Thrombocytopenia induced by GPIIB/IIIA inhibitors

The GPIIb/IIIa antagonists are a new and promising class of antithrombotic agents that bind specifically to GPIIb/IIIa (α_IIbβ₃ integrin), inhibit its interaction with fibrinogen, and prevent platelet aggregation. Three GPIIb/IIIa inhibitors—abciximab, tirofiban, and eptifibatide—are approved in the US and are widely used, mainly to reduce the incidence of secondary complications following coronary angioplasty. In clinical trials, 0.5% to 2% of patients treated with these agents experienced acute thrombocytopenia, often severe. Recent reports indicate that this complication is caused by antibodies that recognize GPIIb/IIIa complexed to one of these drugs (Curtis et al, Blood. 2002;99:2054-2059; Bougie et al, Blood. 2002;100:2071-2076). Curiously, such antibodies can be found in persons never exposed to one of these drugs. Thus, thrombocytopenia can be triggered by the very first dose of medication.

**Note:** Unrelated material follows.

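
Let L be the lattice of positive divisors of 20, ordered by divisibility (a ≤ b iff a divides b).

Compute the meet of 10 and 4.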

In this issue, Seiffert and colleagues (page 58) describe studies of patients treated with the GPIIb/IIIa inhibitor roxifiban, which, in contrast to currently approved drugs, can be given orally, making it potentially suitable for long-term administration. In a preliminary trial, about 2% of patients given roxifiban developed thrombocytopenia, some acutely and some after 1-2 weeks. Steps were then taken to prescreen trial participants for antibodies before treatment and periodically thereafter. About 6.5% developed antibodies acutely or within 1 or 2 weeks of starting treatment and were withdrawn from the trial. Of the remaining participants, only 0.2% had a significant drop in platelet levels. Thus, prescreening for antibodies reduced the incidence of this complication by about 90%. Because thrombocytopenia can be particularly serious in a patient whose few remaining platelets are dysfunctional, these findings are encouraging. Further studies of this type should be considered if practical, cost-effective methods for antibody detection can be devised.